„Telefon dzwonił jak najęty. Dźwięk, który roznosił się po całym mieszkaniu, nie był świdrujący, przenikliwy czy głuchy, ale jednostajny i nieustępliwy. Zerwała się na równe nogi. Dotykając po drodze nieznanych sobie mebli, boso ruszyła w kierunku, skąd dobiegał. Wstrzymała oddech. Dzieliła ją tylko niewielka odległość od ciemnozielonego aparatu, który nie dość, że nie chciał ucichnąć, to jeszcze błyskał czerwoną lampką, jak przekrwionym okiem wściekłego stwora. Stała bezradnie, rozglądając się po pokoju, który niczego jej nie przypominał”.
W książce „Cudzoziemki” Doroty Majewskiej możemy poznać losy dwóch bohaterek Malwiny i Lilianny. Pochodzą one z dwóch różnych światów. Malwina matka dwóch bliźniąt, piękna i uzdolniona artystycznie, którą życie nie szczędziło na każdym kroku. Lilianna- Ukrainka. Musiała przyjechać do Polski, aby poprawić byt swojej rodziny mieszkającej we Lwowie. Los tak chciał, aby te dwie panie postawić na tej samej ścieżce. Jak możemy się przekonać między nimi rodzi się przyjaźń. Powstaje z tego coś naprawdę pięknego. Rozumieją się jak mało kto, traktują się jak siostry, nie mają przed sobą żadnych tajemnic, wspierają się. Dzięki temu ich życie od teraz już nie jest ani trochę nudne. Razem pokonują przeciwności losu i rozterki miłosne. Czy jesteście gotowi, aby poznać Malwinę i Liliannę? Jeśli tak to sięgnijcie po książkę „Cudzoziemki”, a na pewno się nie zawiedziecie.

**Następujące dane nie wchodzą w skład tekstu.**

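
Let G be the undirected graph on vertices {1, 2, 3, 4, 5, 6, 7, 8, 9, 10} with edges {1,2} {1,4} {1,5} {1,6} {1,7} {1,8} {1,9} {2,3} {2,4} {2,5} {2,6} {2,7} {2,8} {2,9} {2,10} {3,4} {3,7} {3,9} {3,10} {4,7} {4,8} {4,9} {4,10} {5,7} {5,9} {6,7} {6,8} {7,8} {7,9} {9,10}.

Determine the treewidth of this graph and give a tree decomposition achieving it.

Treewidth 4.
Bags: B1 = {1, 2, 4, 7, 8}  B2 = {1, 2, 4, 7, 9}  B3 = {2, 3, 4, 7, 9}  B4 = {2, 3, 4, 9, 10}  B5 = {1, 2, 5, 7, 9}  B6 = {1, 2, 6, 7, 8}
Tree: B1–B2, B2–B3, B3–B4, B2–B5, B1–B6

Every bag has size at most 5, so the width is 5 − 1 = 4 and tw(G) ≤ 4. Conversely, {2, 3, 4, 9, 10} is a clique of size 5, and the vertices of any clique must share a bag in every tree decomposition; so some bag has ≥ 5 vertices and tw(G) ≥ 4. Hence tw(G) = 4 exactly.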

Z twórczością Doroty Majewskiej miała przyjemność po raz pierwszy. Jak mogłam przeczytać na stronach internetowych powstały dwie inne książki autorki: „Zośka-moja wielka miłość. Wspomnienia Hali Glińskiej” oraz „Nie nazywaj mnie Pamelą”. O pierwszej książce nie słyszałam, ale druga gdzieś już dawno przewinęła mi się. Jednak jakoś nigdy nie było okazji, żeby cokolwiek przeczytać, aż do tej pory. „Cudzoziemki” to był strzał w dziesiątkę. Cieszę się, że mogłam od tej książki poznać twórczość autorki.
Książka jest podzielona na dwie część. Pierwsza należy do Lilianny, a druga do Malwiny. Rozdziały są dosyć obszerne, ale nie było to utrudnieniem, ponieważ w moim odczuciu lekturę się nie czyta tylko pochłania. Tak świetnie jest napisana. Nie jestem przekonana co do takich grubasków ponieważ „Cudzoziemki” mają, aż 578 stron. Kiedy mamy na głowie dużo obowiązków, tak jak ja np. dużo prac do napisania na zaliczenie na studia z niechęcią sięgam po takie książki. Jednak tutaj było zupełnie inaczej. Nie czułam, że lektura jest nurząca. Wręcz odwrotnie nie spostrzegłam nawet, kiedy dobrnęłam do ostatniej strony.
Język jest przyjemny i zrozumiały w odbiorze. Historia nie wydaje się odrealniona, a wręcz możemy utożsamiać się z bohaterami. Jestem do tej pory długo po lekturze zachwycona książką i wiem, że długo o niej nie zapomnę. Jedynym minusem jaki zauważyłam jest to, iż książka jest dosyć ciężka i trudno się ją czyta. Ale to nie zniechęciło mnie, aby dokończyć lekturę. „Cudzoziemki” to wspaniała książka o tym, że miłość i przyjaźń nie znają granic. Bo kto nie chciałby znaleźć osoby, której możemy powierzyć nasze życie, której możemy się poradzić w trudnych sytuacjach, która nas wesprze, kiedy będzie nam to potrzebne.
Dlatego z całego serca chciałabym, abyście sięgnęli po „Cudzoziemki” Doroty Majewskiej. Przekonajcie się jakie losy towarzyszyły naszym bohaterom, jakie było zakończenie książki i czy polubicie twórczość autorki.